Our research shows that the slow productivity growth of the “average” firm masks the fact that a small cadre of firms are experiencing robust gains. OECD analysis shows that the productivity of the most productive firms – those on the “global productivity frontier” in economic terms—grew steadily at an average 3.5% per year in the manufacturing sector, or double the speed of the average manufacturing firm over the same period. This gap was even more extreme in services. Private, non-financial service sector firms on the productivity frontier saw productivity growth of 5%, eclipsing the 0.3% average growth rate. Perhaps more importantly, the gap between the globally most productive firms and the rest has been increasing over time, especially in the services sector. Some firms clearly “get it” and others don’t, and the divide between the two groups is growing over time.

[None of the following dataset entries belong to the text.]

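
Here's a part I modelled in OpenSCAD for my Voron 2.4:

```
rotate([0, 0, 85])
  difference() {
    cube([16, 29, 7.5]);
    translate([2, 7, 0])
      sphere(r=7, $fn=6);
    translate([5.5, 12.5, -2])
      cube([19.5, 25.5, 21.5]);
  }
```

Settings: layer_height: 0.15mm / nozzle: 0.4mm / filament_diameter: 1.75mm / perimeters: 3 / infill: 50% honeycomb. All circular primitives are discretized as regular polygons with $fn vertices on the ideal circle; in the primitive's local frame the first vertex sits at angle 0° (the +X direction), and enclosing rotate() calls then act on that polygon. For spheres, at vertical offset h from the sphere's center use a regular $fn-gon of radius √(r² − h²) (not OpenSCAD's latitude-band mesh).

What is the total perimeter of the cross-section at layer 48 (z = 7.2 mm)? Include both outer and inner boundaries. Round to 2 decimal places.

At z = 7.2 mm: the cube is present — its section is the full 16×29 rectangle (perimeter 90.00 mm); the sphere at (2, 7) does not reach this height (|z−center|=7.200 > r=7); the cube at (5.5, 12.5) is present — its section is the full 19.5×25.5 rectangle (perimeter 90.00 mm); After the difference (first − rest): starting from the 16×29 cube, the 19.5×25.5 cube at (5.5, 12.5) partially overlaps it — only the 173.25 mm² overlap (of its 497.25 mm²) is removed, clipping the outline — boundary = 90.00 mm; (whole slice rotated 85° about Z — lengths, areas and connectivity unchanged). Overall, the cross-section is a single solid region. Total boundary length (outer) = 90.00 mm.

90.00 mm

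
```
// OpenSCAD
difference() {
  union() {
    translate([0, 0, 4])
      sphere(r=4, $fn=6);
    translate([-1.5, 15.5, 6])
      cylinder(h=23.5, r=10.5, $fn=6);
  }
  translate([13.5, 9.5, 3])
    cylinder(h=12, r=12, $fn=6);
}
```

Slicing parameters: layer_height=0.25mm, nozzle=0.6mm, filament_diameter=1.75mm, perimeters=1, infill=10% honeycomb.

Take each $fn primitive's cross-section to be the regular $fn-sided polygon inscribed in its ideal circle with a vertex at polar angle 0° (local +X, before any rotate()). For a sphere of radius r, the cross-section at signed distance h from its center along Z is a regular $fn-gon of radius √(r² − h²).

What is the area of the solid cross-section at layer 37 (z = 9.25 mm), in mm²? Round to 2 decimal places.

At z = 9.25 mm: the sphere is absent (|z−center|=5.250 > r=4); the r=10.5 cylinder at (-1.5, 15.5) contributes a regular 6-gon of circumradius 10.5 (area = (6/2)·10.500²·sin(360°/6) = 286.44 mm²); Merging all regions: only the r=10.5 cylinder at (-1.5, 15.5) is present, so the union is just that shape — area = 286.44 mm²; the cylinder at (13.5, 9.5): section is a regular 6-gon, circumradius r=12 (area = (6/2)·12.000²·sin(360°/6) = 374.12 mm²); Taking the first minus the rest: starting from the result so far (286.44 mm²), the r=12 cylinder at (13.5, 9.5) partially overlaps it — only the 38.23 mm² overlap (of its 374.12 mm²) is removed, clipping the outline — area = 248.21 mm². Overall, the cross-section is a single solid region. Net area = 248.21 mm².

248.21 mm²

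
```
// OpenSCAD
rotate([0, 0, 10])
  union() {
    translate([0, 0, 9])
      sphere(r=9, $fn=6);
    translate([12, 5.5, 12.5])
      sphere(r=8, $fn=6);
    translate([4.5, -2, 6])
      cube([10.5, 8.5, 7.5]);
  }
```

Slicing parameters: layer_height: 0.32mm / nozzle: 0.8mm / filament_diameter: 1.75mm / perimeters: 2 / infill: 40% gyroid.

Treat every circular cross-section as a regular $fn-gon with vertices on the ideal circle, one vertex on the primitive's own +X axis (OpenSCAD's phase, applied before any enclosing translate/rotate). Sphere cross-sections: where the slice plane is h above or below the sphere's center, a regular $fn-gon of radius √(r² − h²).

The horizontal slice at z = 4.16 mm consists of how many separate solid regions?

1

At z = 4.16 mm: the sphere: section is a regular 6-gon, circumradius = √(r²−h²) = √(9²−4.84²) = 7.588; the sphere at (12, 5.5) does not reach this height (|z−center|=8.340 > r=8); the cube at (4.5, -2) does not reach this height (z outside [6, 13.5]); Taking the union: only the r=9 sphere is present, so the union is just that shape — 1 connected region; (whole slice rotated 10° about Z — lengths, areas and connectivity unchanged). The result has 1 disconnected region.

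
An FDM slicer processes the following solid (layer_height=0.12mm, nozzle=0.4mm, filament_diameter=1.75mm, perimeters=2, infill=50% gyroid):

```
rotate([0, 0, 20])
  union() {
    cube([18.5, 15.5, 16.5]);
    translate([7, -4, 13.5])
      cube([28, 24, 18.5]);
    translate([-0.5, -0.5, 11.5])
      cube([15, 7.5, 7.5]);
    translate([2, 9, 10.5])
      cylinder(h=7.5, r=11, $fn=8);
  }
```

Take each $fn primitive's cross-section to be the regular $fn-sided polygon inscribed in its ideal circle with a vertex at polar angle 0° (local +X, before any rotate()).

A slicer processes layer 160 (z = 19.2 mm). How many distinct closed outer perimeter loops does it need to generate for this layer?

At z = 19.2 mm: the cube is absent (z outside [0, 16.5]); the cube at (7, -4) is present — its section is the full 28×24 rectangle; the cube at (-0.5, -0.5) does not reach this height (z outside [11.5, 19]); the cylinder at (2, 9) is not intersected at this z (z outside [10.5, 18]); Combining (union): only the 28×24 cube at (7, -4) is present, so the union is just that shape — 1 connected region; (whole slice rotated 20° about Z — lengths, areas and connectivity unchanged). The result has 1 disconnected region.

1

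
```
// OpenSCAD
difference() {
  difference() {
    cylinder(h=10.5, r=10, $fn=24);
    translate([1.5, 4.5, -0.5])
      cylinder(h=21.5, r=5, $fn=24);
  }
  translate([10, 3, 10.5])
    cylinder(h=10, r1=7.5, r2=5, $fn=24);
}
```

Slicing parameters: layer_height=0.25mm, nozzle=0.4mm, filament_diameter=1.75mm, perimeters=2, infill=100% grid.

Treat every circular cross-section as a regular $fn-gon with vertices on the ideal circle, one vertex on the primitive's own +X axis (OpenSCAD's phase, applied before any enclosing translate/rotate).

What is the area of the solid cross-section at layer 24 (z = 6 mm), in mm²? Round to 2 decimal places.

232.94 mm²

At z = 6 mm: the cylinder: section is a regular 24-gon, circumradius r=10 (area = (24/2)·10.000²·sin(360°/24) = 310.58 mm²); the r=5 cylinder at (1.5, 4.5) gives a regular 24-gon of circumradius 5 (constant along its height) (area = (24/2)·5.000²·sin(360°/24) = 77.65 mm²); Subtracting the remaining from the first: starting from the r=10 cylinder (310.58 mm²), the r=5 cylinder at (1.5, 4.5) lies wholly inside it (removes its full 77.65 mm² and its 31.33 mm outline becomes a hole wall) — area = 232.94 mm²; the cone at (10, 3) does not reach this height (z outside [10.5, 20.5]); After the difference (first − rest): none of the subtracted shapes is present at this height, so the result so far is unchanged — area = 232.94 mm². Overall, the cross-section is one region with 1 hole. Net area = 232.94 mm².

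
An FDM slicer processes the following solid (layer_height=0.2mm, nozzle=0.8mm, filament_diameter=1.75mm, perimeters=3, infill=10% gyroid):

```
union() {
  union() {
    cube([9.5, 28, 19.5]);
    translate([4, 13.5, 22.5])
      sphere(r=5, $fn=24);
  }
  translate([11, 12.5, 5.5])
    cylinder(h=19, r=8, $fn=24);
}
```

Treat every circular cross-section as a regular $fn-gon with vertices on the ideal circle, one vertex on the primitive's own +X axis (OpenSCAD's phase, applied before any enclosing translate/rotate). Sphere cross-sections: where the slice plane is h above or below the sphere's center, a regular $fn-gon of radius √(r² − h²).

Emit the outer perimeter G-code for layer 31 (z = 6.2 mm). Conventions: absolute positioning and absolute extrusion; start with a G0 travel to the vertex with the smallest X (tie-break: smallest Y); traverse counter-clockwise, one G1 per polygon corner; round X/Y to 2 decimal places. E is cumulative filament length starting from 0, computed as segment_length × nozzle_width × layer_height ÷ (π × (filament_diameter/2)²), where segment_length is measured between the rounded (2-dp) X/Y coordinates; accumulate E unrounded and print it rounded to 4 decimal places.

At z = 6.2 mm: the cube is present — its section is the full 9.5×28 rectangle; the sphere at (4, 13.5) does not reach this height (|z−center|=16.300 > r=5); Taking the union: only the 9.5×28 cube is present, so the union is just that shape — 1 connected region; the r=8 cylinder at (11, 12.5) contributes a regular 24-gon of circumradius 8; Merging all regions: the regions partially overlap (shared area 75.68 mm²), so overlapping operands fuse into one piece — 1 connected region. The outline is a single polygon with 19 vertices. Extrusion per mm of travel: 0.8 × 0.2 / (π × 0.875²) = 0.066520. Accumulating E over each segment gives final E = 5.8201.

G0 X0.00 Y0.00 Z6.20
G1 X9.50 Y0.00 E0.6319
G1 X9.50 Y4.70 E0.9446
G1 X11.00 Y4.50 E1.0453
G1 X13.07 Y4.77 E1.1841
G1 X15.00 Y5.57 E1.3231
G1 X16.66 Y6.84 E1.4621
G1 X17.93 Y8.50 E1.6012
G1 X18.73 Y10.43 E1.7401
G1 X19.00 Y12.50 E1.8790
G1 X18.73 Y14.57 E2.0179
G1 X17.93 Y16.50 E2.1568
G1 X16.66 Y18.16 E2.2959
G1 X15.00 Y19.43 E2.4349
G1 X13.07 Y20.23 E2.5739
G1 X11.00 Y20.50 E2.7127
G1 X9.50 Y20.30 E2.8134
G1 X9.50 Y28.00 E3.3256
G1 X0.00 Y28.00 E3.9576
G1 X0.00 Y0.00 E5.8201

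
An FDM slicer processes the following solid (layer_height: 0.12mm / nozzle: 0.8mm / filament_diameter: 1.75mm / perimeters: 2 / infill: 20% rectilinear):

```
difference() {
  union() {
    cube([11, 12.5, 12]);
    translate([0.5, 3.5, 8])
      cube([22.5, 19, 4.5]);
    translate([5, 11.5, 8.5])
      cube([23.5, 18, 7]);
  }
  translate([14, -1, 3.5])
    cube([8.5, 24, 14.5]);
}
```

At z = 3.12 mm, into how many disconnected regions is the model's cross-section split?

1

At z = 3.12 mm: the cube (footprint 11×12.5) is included at this height; the cube at (0.5, 3.5) does not reach this height (z outside [8, 12.5]); the cube at (5, 11.5) is not intersected at this z (z outside [8.5, 15.5]); Combining (union): only the 11×12.5 cube is present, so the union is just that shape — 1 connected region; the cube at (14, -1) is not intersected at this z (z outside [3.5, 18]); Taking the first minus the rest: none of the subtracted shapes is present at this height, so the result so far is unchanged — 1 connected region. The result has 1 disconnected region.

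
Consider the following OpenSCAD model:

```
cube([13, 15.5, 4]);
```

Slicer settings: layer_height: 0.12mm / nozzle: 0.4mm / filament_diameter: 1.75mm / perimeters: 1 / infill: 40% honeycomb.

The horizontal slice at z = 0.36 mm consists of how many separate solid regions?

At z = 0.36 mm: the 13×15.5 cube contributes its full rectangle. The result has 1 disconnected region.

1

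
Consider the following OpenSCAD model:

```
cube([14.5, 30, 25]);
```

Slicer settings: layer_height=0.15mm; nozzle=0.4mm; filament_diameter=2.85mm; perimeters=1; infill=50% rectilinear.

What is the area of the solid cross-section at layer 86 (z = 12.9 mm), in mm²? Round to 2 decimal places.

435.00 mm²

At z = 12.9 mm: the cube is present — its section is the full 14.5×30 rectangle (area 435.00 mm²). Overall, the cross-section is a single solid region. Net area = 435.00 mm².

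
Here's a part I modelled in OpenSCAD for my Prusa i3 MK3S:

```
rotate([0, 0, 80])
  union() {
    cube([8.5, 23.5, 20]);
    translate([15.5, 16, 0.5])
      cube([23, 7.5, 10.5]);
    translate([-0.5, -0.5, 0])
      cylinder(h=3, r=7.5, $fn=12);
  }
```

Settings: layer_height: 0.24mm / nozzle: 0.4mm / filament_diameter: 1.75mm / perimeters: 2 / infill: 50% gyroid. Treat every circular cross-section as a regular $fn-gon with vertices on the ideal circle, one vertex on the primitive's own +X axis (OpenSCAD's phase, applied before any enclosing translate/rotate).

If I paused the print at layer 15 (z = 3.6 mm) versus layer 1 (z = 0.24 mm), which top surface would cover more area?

layer 15 (z = 3.6 mm)

Layer 15 (z = 3.6): the cube (footprint 8.5×23.5) is included at this height (area 199.75 mm²); the cube at (15.5, 16) (footprint 23×7.5) is included at this height (area 172.50 mm²); the cylinder at (-0.5, -0.5) is not intersected at this z (z outside [0, 3]); Merging all regions: the 2 present regions are separate (no shared area or edge), so areas and boundary lengths simply add and each stays a separate island — area = 372.25 mm²; (whole slice rotated 80° about Z — lengths, areas and connectivity unchanged). So its area = 372.25 mm². Layer 1 (z = 0.24): the cube is present — its section is the full 8.5×23.5 rectangle (area 199.75 mm²); the cube at (15.5, 16) does not reach this height (z outside [0.5, 11]); the r=7.5 cylinder at (-0.5, -0.5) gives a regular 12-gon of circumradius 7.5 (constant along its height) (area = (12/2)·7.500²·sin(360°/12) = 168.75 mm²); Merging all regions: the regions partially overlap — summed areas 368.50 mm² minus the doubly-counted overlap 35.00 mm² gives 333.50 mm² — area = 333.50 mm²; (whole slice rotated 80° about Z — lengths, areas and connectivity unchanged). So its area = 333.50 mm². Layer 15 is larger (372.25 vs 333.50 mm²).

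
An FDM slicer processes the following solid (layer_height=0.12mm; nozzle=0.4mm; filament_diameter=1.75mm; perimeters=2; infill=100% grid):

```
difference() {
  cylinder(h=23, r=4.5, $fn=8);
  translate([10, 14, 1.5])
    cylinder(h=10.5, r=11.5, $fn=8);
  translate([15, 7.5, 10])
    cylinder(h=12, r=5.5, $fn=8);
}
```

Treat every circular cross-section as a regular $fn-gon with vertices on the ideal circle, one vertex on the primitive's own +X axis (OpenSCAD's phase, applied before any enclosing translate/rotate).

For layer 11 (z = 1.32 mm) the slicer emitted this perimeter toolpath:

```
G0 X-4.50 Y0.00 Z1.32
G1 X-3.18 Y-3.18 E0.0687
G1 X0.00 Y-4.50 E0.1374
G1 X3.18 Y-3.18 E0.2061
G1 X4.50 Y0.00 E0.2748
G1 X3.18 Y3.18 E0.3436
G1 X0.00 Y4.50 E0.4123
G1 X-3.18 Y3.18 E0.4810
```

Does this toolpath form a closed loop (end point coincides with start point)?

no

Start point (G0): (-4.50, 0.00). End point (last G1): the path does not return to the start — open.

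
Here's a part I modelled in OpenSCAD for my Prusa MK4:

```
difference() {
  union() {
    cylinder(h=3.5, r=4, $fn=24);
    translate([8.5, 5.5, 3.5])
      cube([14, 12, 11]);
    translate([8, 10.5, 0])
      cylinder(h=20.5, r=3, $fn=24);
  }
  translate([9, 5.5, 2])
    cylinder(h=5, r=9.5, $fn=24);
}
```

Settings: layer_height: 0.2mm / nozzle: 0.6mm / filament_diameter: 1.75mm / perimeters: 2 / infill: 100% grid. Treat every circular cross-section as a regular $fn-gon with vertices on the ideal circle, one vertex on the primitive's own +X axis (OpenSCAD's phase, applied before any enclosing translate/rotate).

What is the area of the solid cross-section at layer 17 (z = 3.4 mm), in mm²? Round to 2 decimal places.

At z = 3.4 mm: the r=4 cylinder gives a regular 24-gon of circumradius 4 (constant along its height) (area = (24/2)·4.000²·sin(360°/24) = 49.69 mm²); the cube at (8.5, 5.5) is not intersected at this z (z outside [3.5, 14.5]); the r=3 cylinder at (8, 10.5) gives a regular 24-gon of circumradius 3 (constant along its height) (area = (24/2)·3.000²·sin(360°/24) = 27.95 mm²); Merging all regions: the 2 present regions are separate (no shared area or edge), so areas and boundary lengths simply add and each stays a separate island — area = 77.65 mm²; the r=9.5 cylinder at (9, 5.5) contributes a regular 24-gon of circumradius 9.5 (area = (24/2)·9.500²·sin(360°/24) = 280.30 mm²); Taking the first minus the rest: starting from the result so far (77.65 mm²), the r=9.5 cylinder at (9, 5.5) partially overlaps it — only the 42.34 mm² overlap (of its 280.30 mm²) is removed, clipping the outline — area = 35.31 mm². Overall, the cross-section is a single solid region. Net area = 35.31 mm².

35.31 mm²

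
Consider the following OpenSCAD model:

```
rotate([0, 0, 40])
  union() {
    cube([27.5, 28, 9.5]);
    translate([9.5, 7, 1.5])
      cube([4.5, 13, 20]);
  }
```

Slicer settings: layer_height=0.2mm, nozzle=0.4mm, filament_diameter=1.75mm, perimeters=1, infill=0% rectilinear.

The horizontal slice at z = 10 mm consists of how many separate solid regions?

At z = 10 mm: the cube does not reach this height (z outside [0, 9.5]); the cube at (9.5, 7) is present — its section is the full 4.5×13 rectangle; Merging all regions: only the 4.5×13 cube at (9.5, 7) is present, so the union is just that shape — 1 connected region; (whole slice rotated 40° about Z — lengths, areas and connectivity unchanged). The result has 1 disconnected region.

1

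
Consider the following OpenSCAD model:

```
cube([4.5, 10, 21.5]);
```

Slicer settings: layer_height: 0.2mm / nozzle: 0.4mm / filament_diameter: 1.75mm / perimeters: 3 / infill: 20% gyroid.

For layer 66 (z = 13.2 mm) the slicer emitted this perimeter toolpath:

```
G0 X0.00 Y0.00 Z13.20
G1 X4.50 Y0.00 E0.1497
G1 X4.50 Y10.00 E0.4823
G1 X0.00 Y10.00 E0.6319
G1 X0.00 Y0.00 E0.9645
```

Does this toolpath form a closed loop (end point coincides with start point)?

yes

Start point (G0): (0.00, 0.00). End point (last G1): the path returns to the start — closed.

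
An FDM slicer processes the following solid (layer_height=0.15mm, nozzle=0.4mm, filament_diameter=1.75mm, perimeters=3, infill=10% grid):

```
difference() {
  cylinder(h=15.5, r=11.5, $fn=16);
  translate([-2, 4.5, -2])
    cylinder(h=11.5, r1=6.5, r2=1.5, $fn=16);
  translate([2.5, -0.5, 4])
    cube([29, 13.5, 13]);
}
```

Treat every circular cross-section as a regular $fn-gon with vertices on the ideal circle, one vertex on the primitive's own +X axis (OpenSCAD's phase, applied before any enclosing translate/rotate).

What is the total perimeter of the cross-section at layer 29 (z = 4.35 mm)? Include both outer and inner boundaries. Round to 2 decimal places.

99.63 mm

At z = 4.35 mm: the r=11.5 cylinder gives a regular 16-gon of circumradius 11.5 (constant along its height) (perimeter = 2·16·11.500·sin(180°/16) = 71.79 mm); the cone at (-2, 4.5): at t=0.552 of its height the radius interpolates to r₁+(r₂−r₁)t = 3.739, giving a regular 16-gon of that circumradius (perimeter = 2·16·3.739·sin(180°/16) = 23.34 mm); the 29×13.5 cube at (2.5, -0.5) contributes its full rectangle (perimeter 85.00 mm); Subtracting the remaining from the first: starting from the r=11.5 cylinder, the cone at (-2, 4.5) lies wholly inside it (removes its full 42.80 mm² and its 23.34 mm outline becomes a hole wall); the 29×13.5 cube at (2.5, -0.5) partially overlaps it — only the 77.57 mm² overlap (of its 391.50 mm²) is removed, clipping the outline — boundary (outer + 1 inner loop) = 99.63 mm. Overall, the cross-section is one region with 1 hole. Total boundary length (outer + inner) = 99.63 mm.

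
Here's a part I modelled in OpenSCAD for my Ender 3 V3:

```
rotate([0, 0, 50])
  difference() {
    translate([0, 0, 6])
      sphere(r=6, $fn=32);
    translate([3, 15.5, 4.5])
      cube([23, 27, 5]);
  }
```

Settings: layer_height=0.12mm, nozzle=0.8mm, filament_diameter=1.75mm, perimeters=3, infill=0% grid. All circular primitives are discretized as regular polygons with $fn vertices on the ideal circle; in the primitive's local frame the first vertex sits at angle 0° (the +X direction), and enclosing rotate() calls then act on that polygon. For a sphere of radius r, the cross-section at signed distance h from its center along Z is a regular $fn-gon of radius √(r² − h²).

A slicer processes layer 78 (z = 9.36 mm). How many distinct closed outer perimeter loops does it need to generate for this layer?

At z = 9.36 mm: the r=6 sphere slices to a regular 32-gon of circumradius 4.971 (√(r²−h²) with h=3.36 from center); the cube at (3, 15.5) is present — its section is the full 23×27 rectangle; Taking the first minus the rest: starting from the r=6 sphere, the 23×27 cube at (3, 15.5) misses the remaining region (no effect) — 1 connected region; (rotated 50° about Z; rotation is an isometry so areas/perimeters/island counts are preserved). The result has 1 disconnected region.

1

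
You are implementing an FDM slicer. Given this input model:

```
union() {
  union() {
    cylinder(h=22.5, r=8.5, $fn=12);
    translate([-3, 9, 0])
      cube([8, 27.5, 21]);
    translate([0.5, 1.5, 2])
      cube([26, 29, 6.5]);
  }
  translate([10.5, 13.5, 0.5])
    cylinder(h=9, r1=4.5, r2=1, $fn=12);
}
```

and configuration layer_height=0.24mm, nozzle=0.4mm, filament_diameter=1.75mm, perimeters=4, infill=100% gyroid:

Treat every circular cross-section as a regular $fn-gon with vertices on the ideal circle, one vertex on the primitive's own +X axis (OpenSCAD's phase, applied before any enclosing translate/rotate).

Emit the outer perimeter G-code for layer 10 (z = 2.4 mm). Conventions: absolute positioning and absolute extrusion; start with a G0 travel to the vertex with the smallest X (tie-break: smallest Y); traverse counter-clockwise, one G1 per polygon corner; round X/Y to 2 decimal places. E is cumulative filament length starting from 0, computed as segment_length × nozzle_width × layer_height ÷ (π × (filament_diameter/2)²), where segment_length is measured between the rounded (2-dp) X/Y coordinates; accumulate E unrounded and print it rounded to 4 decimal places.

G0 X-8.50 Y0.00 Z2.40
G1 X-7.36 Y-4.25 E0.1756
G1 X-4.25 Y-7.36 E0.3512
G1 X0.00 Y-8.50 E0.5268
G1 X4.25 Y-7.36 E0.7024
G1 X7.36 Y-4.25 E0.8780
G1 X8.50 Y0.00 E1.0536
G1 X8.10 Y1.50 E1.1155
G1 X26.50 Y1.50 E1.8499
G1 X26.50 Y30.50 E3.0074
G1 X5.00 Y30.50 E3.8655
G1 X5.00 Y36.50 E4.1050
G1 X-3.00 Y36.50 E4.4243
G1 X-3.00 Y9.00 E5.5218
G1 X0.50 Y9.00 E5.6615
G1 X0.50 Y8.37 E5.6867
G1 X0.00 Y8.50 E5.7073
G1 X-4.25 Y7.36 E5.8829
G1 X-7.36 Y4.25 E6.0585
G1 X-8.50 Y0.00 E6.2341

At z = 2.4 mm: the r=8.5 cylinder gives a regular 12-gon of circumradius 8.5 (constant along its height); the 8×27.5 cube at (-3, 9) contributes its full rectangle; the cube at (0.5, 1.5) is present — its section is the full 26×29 rectangle; Merging all regions: the regions partially overlap (shared area 135.02 mm²), so overlapping operands fuse into one piece — 1 connected region; the cone at (10.5, 13.5) contributes a regular 12-gon of circumradius 3.761 (interpolated between r1=4.5 and r2=1 at t=0.211); Merging all regions: the cone at (10.5, 13.5) lies entirely inside the result so far, so the union is just the result so far — 1 connected region. The outline is a single polygon with 19 vertices. Extrusion per mm of travel: 0.4 × 0.24 / (π × 0.875²) = 0.039912. Accumulating E over each segment gives final E = 6.2341.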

What this means is that the problem is not a lack of innovation it’s a lack of innovation diffusion. Note that a failure of innovation diffusion is also consistent with the argument that much of the rise in income inequality can be attributed to greater inequality among firms.
Why this is happening is unclear. Patents and other intellectual property being locked up in the frontier firms is one possible answer. Greater diffusion of ideas and people could thus increase innovation.Another possibility is that innovations are embedded in capital so you need new investment to diffuse innovation and business investment has been low for some time perhaps for “cyclical” reasons.
In one sense, these views provide some grounds for optimism. It’s easier to spread good ideas than to create good ideas. My Australia report discusses many levers we can pull to increase innovation diffusion.
If the future is here just not evenly distributed then increasing the speed of diffusion holds the promise of a highly productive catch-up period in which the average advances to the frontier.